Over the years we came to Göttingen more and more often and for longer and longer times: in the sabbatical year 1971/1972 with Jonathan, 1978/1979 without children. After renting apartments that were currently available for years, we spent the two sabbatical years and several summers with Irmgard Bokemeyer in Rauschenwasser. For me in particular, Rauschenwasser was a unique and very positive experience. Irmgard had come from the GDR with her nine children in the 1950s and taught housekeeping in Mariaspring. With the help of load balancing, she built a large house near the village of Eddigehausen, where, as her adult children gradually moved away, she accommodated students, guest workers and people looking for a place to stay. From time to time her sister Margot Kube and family lived in the house, and from time to time her son Michael also lived with his family. She ran the house as a kind of Christian commune: we had our own apartment there, but what we needed was taken from the common pantry, we ran errands and purchases for the house in Göttingen, and we kept accounting.
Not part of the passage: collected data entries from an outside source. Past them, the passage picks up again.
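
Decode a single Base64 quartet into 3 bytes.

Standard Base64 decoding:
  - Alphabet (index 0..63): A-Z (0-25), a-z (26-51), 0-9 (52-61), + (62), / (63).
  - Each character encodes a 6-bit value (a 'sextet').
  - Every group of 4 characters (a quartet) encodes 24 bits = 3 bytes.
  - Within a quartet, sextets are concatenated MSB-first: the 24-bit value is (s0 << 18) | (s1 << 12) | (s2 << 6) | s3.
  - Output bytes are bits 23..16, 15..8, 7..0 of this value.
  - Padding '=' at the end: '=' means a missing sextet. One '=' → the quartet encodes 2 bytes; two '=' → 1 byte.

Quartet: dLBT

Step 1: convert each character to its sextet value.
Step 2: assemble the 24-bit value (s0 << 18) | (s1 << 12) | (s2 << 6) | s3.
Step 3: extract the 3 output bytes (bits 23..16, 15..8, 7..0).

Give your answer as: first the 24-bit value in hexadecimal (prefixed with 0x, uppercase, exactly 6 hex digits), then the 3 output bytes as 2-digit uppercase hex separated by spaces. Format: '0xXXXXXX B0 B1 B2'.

Sextets: d=29, L=11, B=1, T=19
24-bit: (29<<18) | (11<<12) | (1<<6) | 19
      = 0x740000 | 0x00B000 | 0x000040 | 0x000013
      = 0x74B053
Bytes: (v>>16)&0xFF=74, (v>>8)&0xFF=B0, v&0xFF=53

Answer: 0x74B053 74 B0 53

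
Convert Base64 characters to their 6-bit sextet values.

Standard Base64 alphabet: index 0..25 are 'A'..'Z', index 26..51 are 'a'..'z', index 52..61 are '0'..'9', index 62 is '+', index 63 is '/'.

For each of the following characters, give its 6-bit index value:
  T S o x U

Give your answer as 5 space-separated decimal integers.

Answer: 19 18 40 49 20

Derivation:
'T': A..Z range, ord('T') − ord('A') = 19
'S': A..Z range, ord('S') − ord('A') = 18
'o': a..z range, 26 + ord('o') − ord('a') = 40
'x': a..z range, 26 + ord('x') − ord('a') = 49
'U': A..Z range, ord('U') − ord('A') = 20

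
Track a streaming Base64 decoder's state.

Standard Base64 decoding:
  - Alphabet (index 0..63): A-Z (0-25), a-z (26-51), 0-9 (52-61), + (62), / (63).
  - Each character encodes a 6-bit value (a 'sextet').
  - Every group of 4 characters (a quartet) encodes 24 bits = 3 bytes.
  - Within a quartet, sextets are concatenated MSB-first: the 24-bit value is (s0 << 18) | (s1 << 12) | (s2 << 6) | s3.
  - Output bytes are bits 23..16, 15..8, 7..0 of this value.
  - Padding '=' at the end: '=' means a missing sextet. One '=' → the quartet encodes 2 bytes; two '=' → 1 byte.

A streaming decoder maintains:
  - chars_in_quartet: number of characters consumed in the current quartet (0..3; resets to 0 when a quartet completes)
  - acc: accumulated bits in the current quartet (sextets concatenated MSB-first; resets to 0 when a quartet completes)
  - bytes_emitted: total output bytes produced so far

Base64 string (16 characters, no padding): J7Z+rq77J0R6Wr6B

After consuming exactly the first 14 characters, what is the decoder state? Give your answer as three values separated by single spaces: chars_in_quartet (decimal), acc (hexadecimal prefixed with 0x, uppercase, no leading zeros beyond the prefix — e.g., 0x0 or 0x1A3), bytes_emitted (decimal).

After char 0 ('J'=9): chars_in_quartet=1 acc=0x9 bytes_emitted=0
After char 1 ('7'=59): chars_in_quartet=2 acc=0x27B bytes_emitted=0
After char 2 ('Z'=25): chars_in_quartet=3 acc=0x9ED9 bytes_emitted=0
After char 3 ('+'=62): chars_in_quartet=4 acc=0x27B67E -> emit 27 B6 7E, reset; bytes_emitted=3
After char 4 ('r'=43): chars_in_quartet=1 acc=0x2B bytes_emitted=3
After char 5 ('q'=42): chars_in_quartet=2 acc=0xAEA bytes_emitted=3
After char 6 ('7'=59): chars_in_quartet=3 acc=0x2BABB bytes_emitted=3
After char 7 ('7'=59): chars_in_quartet=4 acc=0xAEAEFB -> emit AE AE FB, reset; bytes_emitted=6
After char 8 ('J'=9): chars_in_quartet=1 acc=0x9 bytes_emitted=6
After char 9 ('0'=52): chars_in_quartet=2 acc=0x274 bytes_emitted=6
After char 10 ('R'=17): chars_in_quartet=3 acc=0x9D11 bytes_emitted=6
After char 11 ('6'=58): chars_in_quartet=4 acc=0x27447A -> emit 27 44 7A, reset; bytes_emitted=9
After char 12 ('W'=22): chars_in_quartet=1 acc=0x16 bytes_emitted=9
After char 13 ('r'=43): chars_in_quartet=2 acc=0x5AB bytes_emitted=9

Answer: 2 0x5AB 9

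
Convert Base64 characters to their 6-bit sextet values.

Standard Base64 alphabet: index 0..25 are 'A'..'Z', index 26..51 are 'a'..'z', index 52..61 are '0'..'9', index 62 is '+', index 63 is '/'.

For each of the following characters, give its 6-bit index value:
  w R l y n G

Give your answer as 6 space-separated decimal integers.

'w': a..z range, 26 + ord('w') − ord('a') = 48
'R': A..Z range, ord('R') − ord('A') = 17
'l': a..z range, 26 + ord('l') − ord('a') = 37
'y': a..z range, 26 + ord('y') − ord('a') = 50
'n': a..z range, 26 + ord('n') − ord('a') = 39
'G': A..Z range, ord('G') − ord('A') = 6

Answer: 48 17 37 50 39 6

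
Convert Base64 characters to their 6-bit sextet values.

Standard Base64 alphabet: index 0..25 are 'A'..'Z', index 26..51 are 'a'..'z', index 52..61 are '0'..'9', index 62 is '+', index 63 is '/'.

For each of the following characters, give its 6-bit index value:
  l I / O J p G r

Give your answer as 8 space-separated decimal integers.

Answer: 37 8 63 14 9 41 6 43

Derivation:
'l': a..z range, 26 + ord('l') − ord('a') = 37
'I': A..Z range, ord('I') − ord('A') = 8
'/': index 63
'O': A..Z range, ord('O') − ord('A') = 14
'J': A..Z range, ord('J') − ord('A') = 9
'p': a..z range, 26 + ord('p') − ord('a') = 41
'G': A..Z range, ord('G') − ord('A') = 6
'r': a..z range, 26 + ord('r') − ord('a') = 43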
The fact that Irmgard took a sofa out of Jonathan’s room when she needed it for a guest was as natural as that she put one of Georg’s conscientious objectors with his wife. She did a lot for other people; For example, handled the correspondence for an illiterate person from the neighborhood or campaigned for the community to build apartments for large refugee families. We made friends with many very different people in Göttingen. First there were parents of friends of the children, then colleagues from the university or from the Max Planck Institute for History, Dagmar and Hannes Friedrich, daughter-in-law and son of Heide Friedrich, the Justus family, which we have already talked about, and last not at least Irene Schultens and her husband Howard. The latter are Americans with strong social and environmental awareness who came to Göttingen a few decades ago to study. As far as I know, Irene has never had a paid job and is still very busy, takes care of elderly people in need, works in telephone counseling and looks after her grandchildren.